This page is meant as a template for writing a FLIP. To create a FLIP choose Tools->Copy on this page and modify with your content and replace the heading with the next FLIP number and a description of your issue. Replace anything in italics with your own description.
Status
Current state: Under Discussion
...
Please keep the discussion on the mailing list rather than commenting on the wiki (wiki discussions get unwieldy fast).
Motivation
In many scenarios, we want to finish a job with a savepoint. This can be, for example, because we want to upgrade our cluster, or because we finished processing the important part of our data and we want to simply terminate the job, but make sure that our output is safely stored to our sink storage system, e.g. using the StreamingFileSink.
...
This document targets fixing the end-to-end semantics when stopping jobs and proposes the addition of two shutting down modes which ensure that no events come after the checkpoint. In the remainder of the document we clarify the semantics of the two shutdown methods and discuss the implementation of the feature.
Goals
We propose the addition of the following two shutdown modes, namely:
...
The remainder of the paragraph presents the similarities and differences of the two modes.
SIMILARITIES
Both modes shut down with a checkpoint/savepoint and ensure all side effects go through. This will guarantee exactly-once semantics end-to-end. In addition, both modes ensure that no events come after the checkpoint. This will allow for better guarantees of at-least once sinks. Finally, in both cases, the JOB STATE should be FINISHED to indicate that the operation that the user requested completed successfully. This differs from how the current “cancel with savepoint” is implemented, which ends the Job in state CANCELED. Having the job state being CANCELED would make it impossible for the user to differentiate between success and failure of the requested operation, i.e. it can happen that someone cancels the job while a TERMINATE or SUSPEND is happening.
DIFFERENCES
Event Time Semantics
In SUSPEND, the user just wants to “pause” the job rather than stop it. For a job with event-time timers, this would imply that we do not want the registered (event-time) timers to fire, as the job will resume in the future. In this case, we should not send MAX_WATERMARK (for event-time).
...
In TERMINATE, we want the timers to fire, as this will flush out any buffered state associated with timers, e.g. non-fired windows. In this case, we should emit MAX_WATERMARK for event-time timers. For processing time timers, there is not much we can do for now.
System Perspective
The following table illustrates the differences between the two new operations from an operator/task perspective.
...
Source OPS | Task Status | Job Status | |
SUSPEND | Checkpoint Barrier, End Of Stream | Finished | Finished |
TERMINATE | MAX_WATERMARK, Checkpoint Barrier, End Of Stream | Finished | Finished |
User-Facing Changes
Expose the new SUSPEND and TERMINATE operations through REST to the user
Change event time semantics in accordance with the above table
Open questions
Any better suggestions about the names of TERMINATE and SUSPEND
Failure in the TERMINATE case:
We launch a TERMINATE, so MAX_WATERMARK is emitted
Event-time Timers fire
Savepoint (state persistence phase) succeeds
An exception is thrown during the notifyOnCheckpointComplete()

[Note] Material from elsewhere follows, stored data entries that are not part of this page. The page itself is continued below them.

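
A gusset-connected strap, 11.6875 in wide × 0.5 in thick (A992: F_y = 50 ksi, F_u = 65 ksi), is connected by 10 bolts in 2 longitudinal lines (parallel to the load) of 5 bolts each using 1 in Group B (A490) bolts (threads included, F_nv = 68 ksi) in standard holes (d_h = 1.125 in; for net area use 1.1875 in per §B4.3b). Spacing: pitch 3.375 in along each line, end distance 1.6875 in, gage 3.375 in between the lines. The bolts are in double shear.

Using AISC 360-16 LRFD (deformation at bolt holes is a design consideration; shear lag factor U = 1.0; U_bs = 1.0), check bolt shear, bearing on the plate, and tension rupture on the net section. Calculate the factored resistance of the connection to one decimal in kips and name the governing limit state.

227.0 kips (net-section rupture governs)

Bolt shear: A_b = π(1)²/4 = 0.7854 in². φR_n = 0.75 × 68 × 0.7854 × 10 × 2 = 801.1 kips.
Bearing (0.5 in plate, F_u = 65 ksi): end bolts L_c = 1.6875 − 1.125/2 = 1.125, R_n = min(1.2×1.125×0.5×65, 2.4×1×0.5×65) = 43.875 kips/bolt; interior L_c = 3.375 − 1.125 = 2.25, R_n = 78 kips/bolt. φR_n = 0.75 × (2×43.875 + 8×78) = 533.8 kips.
Tension rupture (net): A_n = (11.6875 − 2×1.1875)×0.5 = 4.6563 in² (U = 1.0, A_e = A_n). φR_n = 0.75 × 65 × 4.6563 = 227.0 kips.
Governing: min(801.1, 533.8, 227.0) = 227.0 kips → net-section rupture.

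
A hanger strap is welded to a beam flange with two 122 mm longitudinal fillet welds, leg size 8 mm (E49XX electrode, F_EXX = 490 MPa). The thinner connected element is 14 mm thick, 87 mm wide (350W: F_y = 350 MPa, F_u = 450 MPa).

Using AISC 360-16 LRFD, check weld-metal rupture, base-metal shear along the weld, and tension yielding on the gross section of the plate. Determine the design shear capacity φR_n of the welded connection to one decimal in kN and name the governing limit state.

Weld metal: throat = 0.707×8 = 5.656 mm, L = 2×122 = 244 mm. φR_n = 0.75 × 0.6 × 490 × 5.656 × 244 = 304.3 kN.
Base metal shear (14 mm plate): yield φR_n = 1.0×0.6×350×14×244 = 717.4 kN; rupture φR_n = 0.75×0.6×450×14×244 = 691.7 kN; take 691.7 kN (rupture).
Tension yield (gross): A_g = 87×14 = 1218 mm². φR_n = 0.90 × 350 × 1218 = 383.7 kN.
Governing: min(304.3, 691.7, 383.7) = 304.3 kN → weld metal.

304.3 kN (weld metal governs)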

Appendix A: Cancel with Savepoint shortcomings
To understand the problem, first we will explain how an “exactly-once” sink is implemented in Flink in the general case. This holds true for every sink that implements a flavor of a “two-phase commit” protocol. Such a sink follows the pattern:
...
There is no expected change in public interfaces
Initial Implementation Plan
An initial sketch (by no means final) of the implementation can look like this:
...
the Job Manager triggers a synchronous savepoint at the sources, that also indicates one of TERMINATE or SUSPEND
sources send a MAX_WATERMARK in case of TERMINATE, nothing is done in case of SUSPEND
the Task Manager executes the checkpoint in a SYNCHRONOUS way, i.e. it blocks until the state is persisted successfully and the notifyCheckpointComplete() is executed.
the Task Manager acknowledges the successful persistence of the state for the savepoint
the Job Manager sends the notification that the checkpoint is completed
The Task Manager unblock the synchronous checkpoint execution.
Finishing the job propages from the sources, i.e. they shut down and EOS messages propagate through the job.
The Job Manager waits until the job state goes to FINISHED before declaring the operation successful.
Proposed Changes
The implementation plan (which will be further updated) roughly describes the components to be touched.